Occorre comunque fare un paio di precisazioni:
1. La -o che ricade in -u è un fenomeno limitato al dialetto anconitano propriamente detto, quindi, se già si attenua ad Osimo e Loreto, scompare del tutto a Jesi e a Fabriano. Perciò la parola 'quando', mentre ad Osimo oscilla fra quannu e quanno, a Jesi suona soltanto quanno, come nel romanesco.
2. Nel dialetto maceratese, in realtà, la terminazione latina -u può passare ad -o se si tratta di un aggettivo usato come nome. Per esempio, l'accusativo latino paucum dà origine a pócu se si tratta di un aggettivo (es. 'lu témbu è pócu', il tempo è poco), e a pòco se è usato come sostantivo (es. 'lo pòco che mm'ha ditto', il poco che mi ha detto). Inoltre, la differente apertura della vocale o è dovuta a un fenomeno chiamato metafonesi, che in presenza di -u/-i alla fine delle parole provoca la chiusura delle gravi in acute, e delle acute nella scura corrispondente (es. il toro: lu tóru, i denti: li déndi, il borgo: lu vurgu, i capretti: li capritti).

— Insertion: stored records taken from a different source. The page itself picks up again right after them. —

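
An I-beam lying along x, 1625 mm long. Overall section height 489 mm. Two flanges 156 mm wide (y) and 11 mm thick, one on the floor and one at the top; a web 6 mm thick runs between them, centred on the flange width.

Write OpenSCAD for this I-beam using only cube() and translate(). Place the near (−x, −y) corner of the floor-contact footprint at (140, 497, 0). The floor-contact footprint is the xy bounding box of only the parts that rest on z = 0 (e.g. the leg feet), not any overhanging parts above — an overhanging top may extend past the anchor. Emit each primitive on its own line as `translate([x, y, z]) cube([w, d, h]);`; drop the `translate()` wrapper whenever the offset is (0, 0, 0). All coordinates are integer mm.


translate([140, 497, 0]) cube([1625, 156, 11]);
translate([140, 572, 11]) cube([1625, 6, 467]);
translate([140, 497, 478]) cube([1625, 156, 11]);


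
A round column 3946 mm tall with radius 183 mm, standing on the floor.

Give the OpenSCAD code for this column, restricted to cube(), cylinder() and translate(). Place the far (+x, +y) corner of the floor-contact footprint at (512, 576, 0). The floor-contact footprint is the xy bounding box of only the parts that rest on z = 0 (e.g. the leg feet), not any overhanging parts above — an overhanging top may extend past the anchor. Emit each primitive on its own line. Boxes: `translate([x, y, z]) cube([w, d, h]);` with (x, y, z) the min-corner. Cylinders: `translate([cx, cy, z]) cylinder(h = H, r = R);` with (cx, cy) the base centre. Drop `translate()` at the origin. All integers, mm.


translate([329, 393, 0]) cylinder(h = 3946, r = 183);


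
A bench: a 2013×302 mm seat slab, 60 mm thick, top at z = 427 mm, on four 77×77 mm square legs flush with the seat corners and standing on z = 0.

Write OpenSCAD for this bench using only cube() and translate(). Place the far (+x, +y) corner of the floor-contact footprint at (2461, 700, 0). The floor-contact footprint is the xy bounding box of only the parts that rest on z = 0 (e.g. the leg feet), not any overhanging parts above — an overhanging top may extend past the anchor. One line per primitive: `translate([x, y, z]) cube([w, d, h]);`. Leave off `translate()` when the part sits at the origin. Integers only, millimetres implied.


translate([448, 398, 367]) cube([2013, 302, 60]);
translate([448, 398, 0]) cube([77, 77, 367]);
translate([448, 623, 0]) cube([77, 77, 367]);
translate([2384, 398, 0]) cube([77, 77, 367]);
translate([2384, 623, 0]) cube([77, 77, 367]);


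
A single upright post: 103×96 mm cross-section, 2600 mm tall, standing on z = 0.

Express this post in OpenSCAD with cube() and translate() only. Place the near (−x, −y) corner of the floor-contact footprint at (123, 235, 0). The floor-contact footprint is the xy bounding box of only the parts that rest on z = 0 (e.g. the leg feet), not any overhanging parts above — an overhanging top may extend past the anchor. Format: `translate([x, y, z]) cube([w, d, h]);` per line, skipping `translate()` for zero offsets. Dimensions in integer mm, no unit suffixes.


translate([123, 235, 0]) cube([103, 96, 2600]);


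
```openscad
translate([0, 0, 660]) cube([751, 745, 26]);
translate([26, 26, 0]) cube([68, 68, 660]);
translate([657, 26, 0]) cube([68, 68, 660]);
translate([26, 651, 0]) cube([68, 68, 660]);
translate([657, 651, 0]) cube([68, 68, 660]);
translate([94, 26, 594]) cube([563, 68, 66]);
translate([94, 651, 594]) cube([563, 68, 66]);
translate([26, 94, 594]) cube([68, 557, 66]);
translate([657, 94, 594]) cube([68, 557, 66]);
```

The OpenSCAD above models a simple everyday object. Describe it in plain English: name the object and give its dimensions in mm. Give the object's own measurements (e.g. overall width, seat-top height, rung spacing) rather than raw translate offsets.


A table: top 751 mm (x) × 745 mm (y), 26 mm thick, upper face at z = 686 mm, on four 68×68 mm square legs, each inset 26 mm from the nearest pair of top edges from z = 0 to the bottom of the top. Four apron rails, 68 mm thick and 66 mm tall, run between adjacent legs with their top edges flush with the underside of the top and their outer faces flush with the legs' outer faces.


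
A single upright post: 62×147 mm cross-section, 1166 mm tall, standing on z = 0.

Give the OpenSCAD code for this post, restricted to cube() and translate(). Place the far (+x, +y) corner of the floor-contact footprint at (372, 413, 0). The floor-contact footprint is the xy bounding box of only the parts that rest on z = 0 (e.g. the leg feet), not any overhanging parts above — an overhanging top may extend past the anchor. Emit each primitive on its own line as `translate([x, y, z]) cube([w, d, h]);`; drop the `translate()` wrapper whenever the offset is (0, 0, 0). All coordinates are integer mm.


translate([310, 266, 0]) cube([62, 147, 1166]);


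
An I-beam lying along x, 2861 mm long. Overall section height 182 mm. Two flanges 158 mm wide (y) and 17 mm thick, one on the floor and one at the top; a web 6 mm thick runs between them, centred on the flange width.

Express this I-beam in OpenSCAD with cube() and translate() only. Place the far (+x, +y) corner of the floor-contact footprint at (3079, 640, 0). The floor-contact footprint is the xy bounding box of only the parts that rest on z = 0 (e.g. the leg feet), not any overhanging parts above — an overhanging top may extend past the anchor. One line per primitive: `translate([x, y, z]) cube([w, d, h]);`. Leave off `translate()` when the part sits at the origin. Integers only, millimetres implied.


translate([218, 482, 0]) cube([2861, 158, 17]);
translate([218, 558, 17]) cube([2861, 6, 148]);
translate([218, 482, 165]) cube([2861, 158, 17]);


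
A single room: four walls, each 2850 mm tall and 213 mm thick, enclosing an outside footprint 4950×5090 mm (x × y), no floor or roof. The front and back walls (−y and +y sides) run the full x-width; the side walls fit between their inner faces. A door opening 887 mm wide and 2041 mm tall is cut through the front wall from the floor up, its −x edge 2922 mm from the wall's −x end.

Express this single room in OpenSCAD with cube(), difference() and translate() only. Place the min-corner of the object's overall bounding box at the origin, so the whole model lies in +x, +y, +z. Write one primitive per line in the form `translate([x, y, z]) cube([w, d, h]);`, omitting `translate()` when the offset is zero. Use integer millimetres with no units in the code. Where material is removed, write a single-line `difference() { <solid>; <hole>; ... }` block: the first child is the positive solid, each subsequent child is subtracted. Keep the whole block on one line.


difference() { cube([4950, 213, 2850]); translate([2922, 0, 0]) cube([887, 213, 2041]); }
translate([0, 4877, 0]) cube([4950, 213, 2850]);
translate([0, 213, 0]) cube([213, 4664, 2850]);
translate([4737, 213, 0]) cube([213, 4664, 2850]);


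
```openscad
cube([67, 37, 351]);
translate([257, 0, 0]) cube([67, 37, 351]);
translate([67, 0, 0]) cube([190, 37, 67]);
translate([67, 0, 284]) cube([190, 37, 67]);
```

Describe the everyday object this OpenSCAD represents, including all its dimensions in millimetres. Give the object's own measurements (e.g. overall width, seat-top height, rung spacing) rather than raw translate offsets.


A rectangular picture frame lying in the x–z plane (depth along y). The opening is 190 mm wide (x) by 217 mm tall (z), surrounded by a border 67 mm wide on all four sides. The frame is 37 mm deep and is made of two full-height vertical stiles with two horizontal rails fitted between them.


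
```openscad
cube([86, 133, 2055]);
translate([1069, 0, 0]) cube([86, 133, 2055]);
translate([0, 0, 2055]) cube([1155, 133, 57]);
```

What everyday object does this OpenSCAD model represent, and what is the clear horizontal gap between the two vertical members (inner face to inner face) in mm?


A door frame. The clear opening width is 983 mm.

Two 2055 mm tall posts with a header on top — a door frame. The left jamb is 86 mm wide at x = 0; the right jamb starts at x = 1069. The clear opening is 1069 − 86 = 983 mm.


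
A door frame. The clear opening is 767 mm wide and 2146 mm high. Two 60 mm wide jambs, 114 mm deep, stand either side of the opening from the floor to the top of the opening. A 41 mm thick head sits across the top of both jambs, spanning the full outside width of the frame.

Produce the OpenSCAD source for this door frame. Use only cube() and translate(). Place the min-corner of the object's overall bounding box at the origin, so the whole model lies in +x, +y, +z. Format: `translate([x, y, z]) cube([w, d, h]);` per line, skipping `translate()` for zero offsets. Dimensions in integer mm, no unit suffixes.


cube([60, 114, 2146]);
translate([827, 0, 0]) cube([60, 114, 2146]);
translate([0, 0, 2146]) cube([887, 114, 41]);


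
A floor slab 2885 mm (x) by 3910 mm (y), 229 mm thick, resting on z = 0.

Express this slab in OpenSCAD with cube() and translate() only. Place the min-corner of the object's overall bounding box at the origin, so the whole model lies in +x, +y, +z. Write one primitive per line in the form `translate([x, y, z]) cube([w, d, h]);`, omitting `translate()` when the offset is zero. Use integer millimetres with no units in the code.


cube([2885, 3910, 229]);


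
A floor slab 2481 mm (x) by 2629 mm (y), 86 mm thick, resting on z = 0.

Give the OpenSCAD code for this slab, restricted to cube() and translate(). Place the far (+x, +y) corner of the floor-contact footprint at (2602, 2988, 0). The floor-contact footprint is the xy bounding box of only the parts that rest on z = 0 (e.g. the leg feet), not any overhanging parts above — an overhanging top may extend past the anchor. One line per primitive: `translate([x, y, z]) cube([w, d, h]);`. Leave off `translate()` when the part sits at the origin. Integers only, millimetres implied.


translate([121, 359, 0]) cube([2481, 2629, 86]);


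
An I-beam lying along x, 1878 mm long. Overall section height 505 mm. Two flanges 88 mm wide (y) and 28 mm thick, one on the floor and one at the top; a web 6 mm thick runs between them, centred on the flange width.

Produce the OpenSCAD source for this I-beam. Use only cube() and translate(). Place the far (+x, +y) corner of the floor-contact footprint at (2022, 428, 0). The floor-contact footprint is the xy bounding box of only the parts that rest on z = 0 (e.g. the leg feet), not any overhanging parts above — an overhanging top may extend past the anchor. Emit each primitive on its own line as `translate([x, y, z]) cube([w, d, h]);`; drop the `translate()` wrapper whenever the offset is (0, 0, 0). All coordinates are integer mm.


translate([144, 340, 0]) cube([1878, 88, 28]);
translate([144, 381, 28]) cube([1878, 6, 449]);
translate([144, 340, 477]) cube([1878, 88, 28]);


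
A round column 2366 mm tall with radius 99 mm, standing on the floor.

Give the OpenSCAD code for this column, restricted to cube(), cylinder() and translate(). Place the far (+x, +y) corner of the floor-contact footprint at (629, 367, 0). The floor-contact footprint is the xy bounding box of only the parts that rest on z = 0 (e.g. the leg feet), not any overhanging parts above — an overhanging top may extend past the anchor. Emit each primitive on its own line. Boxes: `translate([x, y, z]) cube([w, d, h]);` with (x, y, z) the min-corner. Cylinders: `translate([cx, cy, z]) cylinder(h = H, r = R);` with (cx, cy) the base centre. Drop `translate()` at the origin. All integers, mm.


translate([530, 268, 0]) cylinder(h = 2366, r = 99);


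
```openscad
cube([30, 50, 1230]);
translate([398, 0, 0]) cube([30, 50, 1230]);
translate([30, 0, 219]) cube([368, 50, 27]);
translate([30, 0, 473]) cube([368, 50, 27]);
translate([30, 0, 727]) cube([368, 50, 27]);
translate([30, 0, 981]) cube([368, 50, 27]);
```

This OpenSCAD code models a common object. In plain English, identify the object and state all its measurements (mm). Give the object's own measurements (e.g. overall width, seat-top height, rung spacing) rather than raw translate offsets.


A straight ladder. Two 30×50 mm vertical rails, 1230 mm tall, stand 428 mm apart (outside-to-outside) with their front faces coplanar on the −y side. 4 rungs, each 50 mm deep and 27 mm tall, span between the inner faces of the rails, front faces flush with the rails. The lowest rung's underside is at z = 219 mm and rungs are spaced 254 mm apart (underside to underside).


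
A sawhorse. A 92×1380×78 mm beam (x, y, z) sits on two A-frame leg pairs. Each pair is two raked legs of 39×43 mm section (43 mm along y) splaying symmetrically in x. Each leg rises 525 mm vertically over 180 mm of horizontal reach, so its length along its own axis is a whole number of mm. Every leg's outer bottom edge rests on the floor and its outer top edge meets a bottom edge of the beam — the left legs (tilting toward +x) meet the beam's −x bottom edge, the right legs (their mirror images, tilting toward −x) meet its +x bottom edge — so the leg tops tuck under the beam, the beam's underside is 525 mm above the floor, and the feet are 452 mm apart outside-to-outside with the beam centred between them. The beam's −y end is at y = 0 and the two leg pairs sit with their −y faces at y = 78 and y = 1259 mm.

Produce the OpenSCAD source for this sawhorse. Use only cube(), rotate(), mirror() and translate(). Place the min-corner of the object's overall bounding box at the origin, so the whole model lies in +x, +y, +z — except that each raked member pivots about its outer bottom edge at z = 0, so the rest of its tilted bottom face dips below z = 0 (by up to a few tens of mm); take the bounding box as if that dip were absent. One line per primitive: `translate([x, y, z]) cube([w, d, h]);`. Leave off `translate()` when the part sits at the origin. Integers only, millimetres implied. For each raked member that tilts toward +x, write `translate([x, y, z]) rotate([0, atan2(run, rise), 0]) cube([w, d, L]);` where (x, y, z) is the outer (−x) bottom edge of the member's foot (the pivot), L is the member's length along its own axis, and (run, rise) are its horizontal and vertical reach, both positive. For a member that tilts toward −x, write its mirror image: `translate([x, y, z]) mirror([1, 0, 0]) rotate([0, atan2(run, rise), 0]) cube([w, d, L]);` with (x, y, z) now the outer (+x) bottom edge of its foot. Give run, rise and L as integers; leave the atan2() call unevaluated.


translate([180, 0, 525]) cube([92, 1380, 78]);
translate([0, 78, 0]) rotate([0, atan2(180, 525), 0]) cube([39, 43, 555]);
translate([452, 78, 0]) mirror([1, 0, 0]) rotate([0, atan2(180, 525), 0]) cube([39, 43, 555]);
translate([0, 1259, 0]) rotate([0, atan2(180, 525), 0]) cube([39, 43, 555]);
translate([452, 1259, 0]) mirror([1, 0, 0]) rotate([0, atan2(180, 525), 0]) cube([39, 43, 555]);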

Per concludere con una curiosità indipendente da quanto detto finora, si veda il termine osimano ghiòmo (o jomo) che significa 'gomitolo': esso deriva direttamente dal latino glomus, mentre la forma italiana ci giunge tramite varie trasformazioni del diminutivo glomulus. Per passare dal latino all'osimano, basta effettuare la diffusa trasformazione da 'l' a 'i' (glomus > ghiomo), comune a molte altre parole (anche in italiano: gluttum > ghiotto, flamma > fiamma, clarus > chiaro, ecc). La variante jomo si ottiene in seguito, per via del frequente passaggio tipicamente marchigiano di ghi- in j- (es. ghiotto, ghianda > jotto, janna, ecc).